そういえば、先日のPMシンポジウムでセミナーを担当したとき、来場されていた52人の方に「話を聴くのが得意だという方はどのくらいいらっしゃいますか?」と手を挙げていただこうとしたところ、皆無だった。もちろん、手を挙げづらいだけで、心の中では「比較的出来ていると思う」と自負している方もおいでだっただろうが、少なくともその瞬間、堂々と手を高らかに挙げる方はいらっしゃらなかった。(他の問いかけでは手が挙がったものの)

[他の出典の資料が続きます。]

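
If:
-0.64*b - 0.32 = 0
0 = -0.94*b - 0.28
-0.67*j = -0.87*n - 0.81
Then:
No Solution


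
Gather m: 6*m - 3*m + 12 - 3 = 3*m + 9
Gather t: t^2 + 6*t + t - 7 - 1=t^2 + 7*t - 8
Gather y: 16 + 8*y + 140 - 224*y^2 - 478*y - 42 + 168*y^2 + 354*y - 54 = -56*y^2 - 116*y + 60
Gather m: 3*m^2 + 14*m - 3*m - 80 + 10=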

聴くのが難しいというのは、色々な要因があると思われる。

たとえば、相手の話に興味がない。「ああ、つまらん。その話、全然関心持てないわー」というケース。

あるいは、自分が聴く状態にない。「今から出かけるところなんだけど、気持ちが焦っているんだ」なんて時。「体調がイマイチで人の話に真摯に向き合うことができない」など。

はたまた、相手そのものに興味がない。「苦手なタイプなのよねぇ」。

相手の話を聴きながら、「自分はどう応じようか」と考えながら聴くので話をきちんと聴けないという場合も多い。 たいてい、人は対話中、相手の話を頭の中で理解し、咀嚼しながら、それに対する自分の考え意見をまとめ始めるものだ。その時、聴くに100%は集中できなくなる。これ、悪いかといえば、そうでないと、「ぽんぽんぽんぽん」とキャッチボールにならないから、普段の会話ではこれでも成立するんだろう。

だって、100%完全に集中して聞いていて、その後、相手から、「ねぇ、淳子さんはどう思う?」と問われた時、「あ、ごめん、完全に集中して聴いていたんで、自分の考えはこれからまとめる」なんて返したら、「もぉー、考えながら聴いてよ。仕事なんだから、さくさくっとー」と怒らせちゃうかも知れない。 片方で話を聴きながら、片方で自分の考えをまとめている、というのは、だから、普段の”ふつう”の聴き方なのである。

とにかく、人の話というのは、聴こうという意識を相当強く持たないとなかなか完璧には聴けないものなのであ~る。

んでもって、はなから聴く気がない、という人もいる。自説だけを滔々と述べる。自分の話しかしない。相手の話の腰を折ってでも自分の話に持って行く。話し出したら止まらない。

たとえば、こんなケース。

例1) 顧客の話を聴くべき時なのに、自社製品や自分の考え、想いを延々と述べているコンサルタントや営業・・・。お客様の顔を見ていると、明らかに「もうその話はいいよ。飽きた」と書いてあるのに、気づかずに延々と楽しそうに話し続ける・・・。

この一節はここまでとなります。